Risk factor epidemiology focuses on specific cause-and-effect
relationships–like heavy coffee drinking increases heart attack risk. A
different approach to epidemiology might take a broader
perspective–placing heart attack risk in the context of more than just
one risk factor, including social factors.
Risk factor epidemiology is nothing more than a perpetual junk science machine.

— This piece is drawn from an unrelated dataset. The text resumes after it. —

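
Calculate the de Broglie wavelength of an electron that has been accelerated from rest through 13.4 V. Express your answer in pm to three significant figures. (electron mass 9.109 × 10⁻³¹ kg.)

λ = 335 pm

KE = eV = 1.602 × 10⁻¹⁹ × 13.40 = 2.147 × 10⁻¹⁸ J.
p = √(2mKE) = √(2 × 9.109 × 10⁻³¹ × 2.147 × 10⁻¹⁸) = 1.978 × 10⁻²⁴ kg·m/s.
λ = h/p = 6.626 × 10⁻³⁴ / 1.978 × 10⁻²⁴ = 3.35 × 10⁻¹⁰ m = 335 pm.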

But as NIEHS epidemiologist Marilyn Tseng said “It’s hard to be an
epidemiologist and vote that what most of us are doing is actually harmful
But who really cares about what they’re doing to epidemiology. I thought
it was public health that mattered!
we have seen the “SELECTIVE” blindness disease that
Scientist have practiced over the past ten years. Seems the only color they
see is GREEN BACKS, it’s a very infectious disease that has spread through
the Scientific community with the same speed that any infectious disease
would spread. And has affected the T(thinking) Cells as well as sight.
Seems their eyes see only what their paid to see. To be honest, I feel
after the Agent Orange Ranch Hand Study, and the Sl-utz and Nutz Implant
Study, they have cast a dark shadow over their profession of being anything
other than traveling professional witnesses for corporate hire with a lack
of moral concern to their obligation of science and truth.
The true “Risk Factor” is a question of ; will they ever be able to earn
back the respect of their profession as an Oath to Science, instead of
corporate paid witnesses with selective vision?
Oh, if this seems way harsh, it’s nothing compared to the damage of peoples
lives that selective blindness has caused!